Ma attenzione, anche Hobbes nel libro Il Leviatano, citato nelle pagine de Il Segno, benché abbia un’impostazione pessimista che confluisce nel famoso assunto secondo il quale homo homini lupus, ammette che ci sono due possibilità di vivere l’invidia, una positiva e una negativa: «L’afflizione per il successo di un competitore nelle ricchezze in un onore o in un altro bene, se è congiunta con lo sforzo di rafforzare le nostre abilità, per eguagliarlo o superarlo, viene chiamata emulazione, ma se è congiunta con lo sforzo di soppiantare o di impedire un competitore, invidia».
Dopo Hobbes viene chiamato in causa il filosofo Baruch Spinoza, il quale scrive: “«Quando la Mente immagina la propria impotenza, per ciò stesso si rattrista». È questo il caso dell’invidia che, scrive Spinoza, è «odio, in quanto si considera che disponga l’uomo a godere dell’altrui male e, al contrario, a rattristarsi dell’altrui bene»”.
Sempre sulle orme di Spinoza, ancora più a fondo: «Nel caso dell’invidia, il desiderio di esistere e di incrementare la nostra potenza e di autoaffermarci è ostacolato dal pensiero dell’altrui bene.

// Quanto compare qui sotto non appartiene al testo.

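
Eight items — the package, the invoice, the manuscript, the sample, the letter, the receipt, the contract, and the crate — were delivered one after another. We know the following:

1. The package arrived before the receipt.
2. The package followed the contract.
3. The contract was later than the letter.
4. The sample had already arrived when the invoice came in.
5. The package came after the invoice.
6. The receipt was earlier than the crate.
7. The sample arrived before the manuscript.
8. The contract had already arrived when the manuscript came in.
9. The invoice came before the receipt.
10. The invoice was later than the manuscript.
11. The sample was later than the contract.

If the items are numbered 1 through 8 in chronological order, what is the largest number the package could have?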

Nel momento in cui immaginiamo, in concomitanza dell’eccellenza altrui, la nostra impotenza, finiamo per precipitare in una condizione di tristezza che diminuisce la nostra potenza di agire».
Potremmo dire, a questo punto: un cane che si morde la coda!? Qualche pagina più avanti (pag. 68), nel contributo di Guido Corso, si legge: «L’invidioso, in quanto tale, fa male a sé stesso, non a coloro che sono oggetto della sua invidia». Eppure, due pagine dopo, a tal proposito viene citato San Tommaso: «L’odio che nasce dall’invidia è più spregevole di quello che nasce dall’ira». E infine: «Quanti sono i conflitti che si presentano come conflitti di idee, conflitti di ideologie, conflitti religiosi che hanno in realtà la radice nelle passioni? E qual è, tra le passioni, il peso dell’invidia?».

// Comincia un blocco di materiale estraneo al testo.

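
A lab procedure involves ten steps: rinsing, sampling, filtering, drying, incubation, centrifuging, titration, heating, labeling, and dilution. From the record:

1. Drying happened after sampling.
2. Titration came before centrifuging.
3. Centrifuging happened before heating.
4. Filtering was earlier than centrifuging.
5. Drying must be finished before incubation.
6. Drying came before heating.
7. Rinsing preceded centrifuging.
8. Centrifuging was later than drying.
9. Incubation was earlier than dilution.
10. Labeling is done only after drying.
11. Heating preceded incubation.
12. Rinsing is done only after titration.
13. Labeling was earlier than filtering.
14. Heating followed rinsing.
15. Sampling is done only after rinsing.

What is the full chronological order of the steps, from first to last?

titration, rinsing, sampling, drying, labeling, filtering, centrifuging, heating, incubation, dilution

The constraints fix every adjacent pair, so only one ordering works:
titration → rinsing → sampling → drying → labeling → filtering → centrifuging → heating → incubation → dilution.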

Per evitare di dilungarmi troppo in questa sede, segnalo gli interessanti contributi di Maria Concetta Sala (Eccesso d’amore, pag. 75-82), in cui vengono chiamate in causa Hannah Arendt e Simone Weil, per questo ne consiglierei vivamente la lettura, gli approfondimenti sono molto interessanti anche se spaziano oltre il sentimento dell’invidia, e concluderei con la citazione del penultimo contributo di Maurizio De Lucia, dal titolo: “L’invidia, passione triste dolorosa e segreta”.

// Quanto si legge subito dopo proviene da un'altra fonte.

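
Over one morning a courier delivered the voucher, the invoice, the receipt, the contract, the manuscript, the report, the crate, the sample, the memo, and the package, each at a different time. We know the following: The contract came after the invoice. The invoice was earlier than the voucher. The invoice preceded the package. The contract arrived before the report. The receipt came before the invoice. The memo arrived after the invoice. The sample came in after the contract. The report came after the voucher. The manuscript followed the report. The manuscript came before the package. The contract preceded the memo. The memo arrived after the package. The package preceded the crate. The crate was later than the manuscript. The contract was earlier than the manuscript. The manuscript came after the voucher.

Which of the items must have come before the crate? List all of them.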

All’inizio dicevamo che quello dell’invidia è un sentimento spesso “taciuto e sottaciuto”, adesso anche “segreto”, ed è in questa segretezza che alligna e prospera questo sentimento, e sono contributi come questi che possono aiutarci a sciogliere quei nodi e quelle rimozioni che nella segretezza, non ci consentono di elaborare e di liberarci, cioè di trasformare in canto, o meglio, in positivo, cioè che è negativo, per aiutarci a scegliere e a seguire la strada della vita, cioè dell’emulazione e del riconoscimento e accettazione dei nostri limiti e delle nostre frustrazioni, e abbandonare la strada della morte o della non vita, che è quella dell’invidia rimossa e, appunto, “dolorosa e segreta”.